Demo Video
What is it?
EduPuzzle allows you to use a video from a source like YouTube, and then inject your own notes and questions into the video.
You can put in multiple choice questions or short-answer questions and students get feedback on their responses.
If you create user accounts for your students, you can track who watched the video and you can get their responses to the questions.
The editor is fairly basic but includes bold, italics, underlining and the ability to insert graphics, as well as a rudimentary equation editor that allows fairly complex equations in a fairly easy manner. The editor is simple but effective.
Adding Students to Classes
You can create classes and add students to them.
If you're using Google Classrooms, adding students is fairly easy. If you're not, then it's a pain in the backside. You have to invite students to the class. This means you get a link and code that identifies the class they are joining. What could go wrong with that approach? About a million things. So, this is pretty much a deal breaker in my mind. If I can't create the student accounts in advance and have them configured to be the same as their email addresses and existing passwords from their school system, then it's not going to fly.
You can configure the videos to not allow the user to skip ahead if you really want them to watch the whole video (or at least text their friends while the video plays in the background) . Combined with the injected questions, it's a good way of seeing who watched the video and paid attention.

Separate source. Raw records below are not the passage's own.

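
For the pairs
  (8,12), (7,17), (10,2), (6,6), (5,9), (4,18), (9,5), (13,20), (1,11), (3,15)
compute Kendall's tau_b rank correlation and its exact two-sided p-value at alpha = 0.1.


Step 1: Enumerate the 45 unordered pairs (i,j) with i<j and classify each by sign(x_j-x_i) * sign(y_j-y_i).
  (1,2):dx=-1,dy=+5->D; (1,3):dx=+2,dy=-10->D; (1,4):dx=-2,dy=-6->C; (1,5):dx=-3,dy=-3->C
  (1,6):dx=-4,dy=+6->D; (1,7):dx=+1,dy=-7->D; (1,8):dx=+5,dy=+8->C; (1,9):dx=-7,dy=-1->C
  (1,10):dx=-5,dy=+3->D; (2,3):dx=+3,dy=-15->D; (2,4):dx=-1,dy=-11->C; (2,5):dx=-2,dy=-8->C
  (2,6):dx=-3,dy=+1->D; (2,7):dx=+2,dy=-12->D; (2,8):dx=+6,dy=+3->C; (2,9):dx=-6,dy=-6->C
  (2,10):dx=-4,dy=-2->C; (3,4):dx=-4,dy=+4->D; (3,5):dx=-5,dy=+7->D; (3,6):dx=-6,dy=+16->D
  (3,7):dx=-1,dy=+3->D; (3,8):dx=+3,dy=+18->C; (3,9):dx=-9,dy=+9->D; (3,10):dx=-7,dy=+13->D
  (4,5):dx=-1,dy=+3->D; (4,6):dx=-2,dy=+12->D; (4,7):dx=+3,dy=-1->D; (4,8):dx=+7,dy=+14->C
  (4,9):dx=-5,dy=+5->D; (4,10):dx=-3,dy=+9->D; (5,6):dx=-1,dy=+9->D; (5,7):dx=+4,dy=-4->D
  (5,8):dx=+8,dy=+11->C; (5,9):dx=-4,dy=+2->D; (5,10):dx=-2,dy=+6->D; (6,7):dx=+5,dy=-13->D
  (6,8):dx=+9,dy=+2->C; (6,9):dx=-3,dy=-7->C; (6,10):dx=-1,dy=-3->C; (7,8):dx=+4,dy=+15->C
  (7,9):dx=-8,dy=+6->D; (7,10):dx=-6,dy=+10->D; (8,9):dx=-12,dy=-9->C; (8,10):dx=-10,dy=-5->C
  (9,10):dx=+2,dy=+4->C
Step 2: C = 19, D = 26, total pairs = 45.
Step 3: tau = (C - D)/(n(n-1)/2) = (19 - 26)/45 = -0.155556.
Step 4: Exact two-sided p-value (enumerate n! = 3628800 permutations of y under H0): p = 0.600654.
Step 5: alpha = 0.1. fail to reject H0.

tau_b = -0.1556 (C=19, D=26), p = 0.600654, fail to reject H0.


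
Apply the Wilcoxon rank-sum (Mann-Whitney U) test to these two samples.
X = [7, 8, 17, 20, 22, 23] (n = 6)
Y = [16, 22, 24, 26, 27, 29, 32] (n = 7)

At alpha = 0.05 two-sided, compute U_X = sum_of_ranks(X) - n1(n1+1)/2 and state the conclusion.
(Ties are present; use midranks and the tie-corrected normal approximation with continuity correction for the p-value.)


Step 1: Combine and sort all 13 observations; assign midranks.
sorted (value, group): (7,X), (8,X), (16,Y), (17,X), (20,X), (22,X), (22,Y), (23,X), (24,Y), (26,Y), (27,Y), (29,Y), (32,Y)
ranks: 7->1, 8->2, 16->3, 17->4, 20->5, 22->6.5, 22->6.5, 23->8, 24->9, 26->10, 27->11, 29->12, 32->13
Step 2: Rank sum for X: R1 = 1 + 2 + 4 + 5 + 6.5 + 8 = 26.5.
Step 3: U_X = R1 - n1(n1+1)/2 = 26.5 - 6*7/2 = 26.5 - 21 = 5.5.
       U_Y = n1*n2 - U_X = 42 - 5.5 = 36.5.
Step 4: Ties are present, so use the tie-corrected normal approximation (with continuity correction) for the p-value.
Step 5: p-value = 0.031888; compare to alpha = 0.05. reject H0.

U_X = 5.5, p = 0.031888, reject H0 at alpha = 0.05.


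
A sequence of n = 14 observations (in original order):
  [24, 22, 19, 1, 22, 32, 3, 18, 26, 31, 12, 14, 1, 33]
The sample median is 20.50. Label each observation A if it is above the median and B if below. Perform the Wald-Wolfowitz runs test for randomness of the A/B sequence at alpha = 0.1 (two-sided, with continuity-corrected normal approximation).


Step 1: Compute median = 20.50; label A = above, B = below.
Labels in order: AABBAABBAABBBA  (n_A = 7, n_B = 7)
Step 2: Count runs R = 7.
Step 3: Under H0 (random ordering), E[R] = 2*n_A*n_B/(n_A+n_B) + 1 = 2*7*7/14 + 1 = 8.0000.
        Var[R] = 2*n_A*n_B*(2*n_A*n_B - n_A - n_B) / ((n_A+n_B)^2 * (n_A+n_B-1)) = 8232/2548 = 3.2308.
        SD[R] = 1.7974.
Step 4: Continuity-corrected z = (R + 0.5 - E[R]) / SD[R] = (7 + 0.5 - 8.0000) / 1.7974 = -0.2782.
Step 5: Two-sided p-value via normal approximation = 2*(1 - Phi(|z|)) = 0.780879.
Step 6: alpha = 0.1. fail to reject H0.

R = 7, z = -0.2782, p = 0.780879, fail to reject H0.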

Some Practical Considerations
You can manually mark short-answer questions.
There is a gradebook that can be exported.
The system indicates where the questions and notes are positioned in the videos, so if you allow skipping ahead in the video, students will know where the questions are located.
The system feedback is not extensive, but it's fairly meaningful. It shows:
- what percentage of the video the student watched
- when they last watched
- and you can see their responses to the questions.
How it works
The process is fairly simple. Find a video on YouTube (if you don't have your own video) and get the share link for the video.
- Click on Content | My Content
- Click on the Add Content button that will appear in the upper right of the My Content screen.
- Click YouTube in the left menu.
- In the search bar, enter the link to the video you want to use.
- Click Search.
- When you see your video in the results, click on it to select it.
- When the Video appears in EdPuzzle, click Edit in the lower right corner.
- Click the play button until you come to a point where you want to add a voic-eover, comment or question.
- Pause the video.
- Click Cut, Voiceover, or Questions above the video window and follow the prompts.
- When you're done adding you can continue in the video and add more comments and questions or you can click Finish.
- Once you've finished editing you can assign the video to a class.
Important Notes
Once a video has been assigned to a classroom, you can't edit the location of the voice-over, comments, and questions in the timeline. You have to make a copy of the video and edit the copy and then re-assign it.
Students can't change the speed of the videos even if they originate on YouTube which supports this ability.
If you make a mistake in the answer key for a question, you can't go back and change it.
If you want to delete a question from an assigned video, you also don't seem to be able to do that either. You can only delete questions from a video by making a duplicate of it.
Use it or Not?
It's not difficult to use, and the learning curve is short. The feature set is fairly small but it has the essentials for making better use of video content. That's all good.
If there isn't a good way to import student account information, it's pretty much a deal-breaker; however, the ability to track who has watched and how much they watched along with being able to get responses to basic comprehension questions is really compelling. I just can't completely rule it out.